No, wrong again. It was both of them.
He advised himself to shut up. He reminded himself that five million dollars was worth all the pain in the world.
He gritted his teeth. He sat up, inch by agonizing inch. It felt as if he was falling apart, pieces of him breaking loose, tumbling into the void.
Where was Harold?
Back inside the house. Ozzie could hear him going down the stairs, the brass headboard banging and thumping against the walls.
He tried to work out what Harold would do when he made it downstairs, to the sundeck. Beat him to death with the headboard? Or take the Ruger away from him and shoot him to pieces?

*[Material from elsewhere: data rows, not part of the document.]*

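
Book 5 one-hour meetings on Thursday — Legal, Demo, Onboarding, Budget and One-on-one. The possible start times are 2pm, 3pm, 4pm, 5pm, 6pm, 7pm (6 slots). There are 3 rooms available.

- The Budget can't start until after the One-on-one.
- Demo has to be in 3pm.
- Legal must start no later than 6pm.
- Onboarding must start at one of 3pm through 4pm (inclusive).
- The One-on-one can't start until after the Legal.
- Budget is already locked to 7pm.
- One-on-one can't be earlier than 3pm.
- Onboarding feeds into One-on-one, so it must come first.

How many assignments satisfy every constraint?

16

Splitting on Legal: it can be 2pm (5), 3pm (5), 4pm (4), 5pm (2). Listing each branch's schedules as (Demo, Onboarding, Budget, One-on-one):
Legal=2pm: (3pm,3pm,7pm,4pm) (3pm,3pm,7pm,5pm) (3pm,3pm,7pm,6pm) (3pm,4pm,7pm,5pm) (3pm,4pm,7pm,6pm) — 5.
Legal=3pm: (3pm,3pm,7pm,4pm) (3pm,3pm,7pm,5pm) (3pm,3pm,7pm,6pm) (3pm,4pm,7pm,5pm) (3pm,4pm,7pm,6pm) — 5.
Legal=4pm: (3pm,3pm,7pm,5pm) (3pm,3pm,7pm,6pm) (3pm,4pm,7pm,5pm) (3pm,4pm,7pm,6pm) — 4.
Legal=5pm: (3pm,3pm,7pm,6pm) (3pm,4pm,7pm,6pm) — 2.
Summing: 5 + 5 + 4 + 2 = 16.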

Ozzie spat. A silky gobbet of blood sizzled on the deck. The Ruger! Where was it? Over there, not ten feet away. He spat again, spat a pink froth laced with bright scarlet threads that looked a lot like candy floss.
Maybe the situation wasn’t so grim after all ...
44
The cellular warbled as Joan drove into the twilight zone of the old wood-frame parking garage. The building was the size of a barn, and it was full almost to capacity, the cars parked in orderly rows. Rectangles of hard white light fell through large, glassless, chicken-wired windows. Joan picked up the ringing phone and said hello. Jake told her to use the remote, pop the Caddy’s trunk. She did what she was told, glanced in the rearview mirror and saw the trunk lid rise up and wobble.
Jake told her to drive straight through to the far end of the building, make a right, and stop.
He told her to sit tight and wait patiently.
Not just wait, but wait patiently.
A man wearing a dark suit slipped out from between two cars, pushed the trunk lid all the way up and was lost from view.
Jake croaked into her ear, muttered further instructions.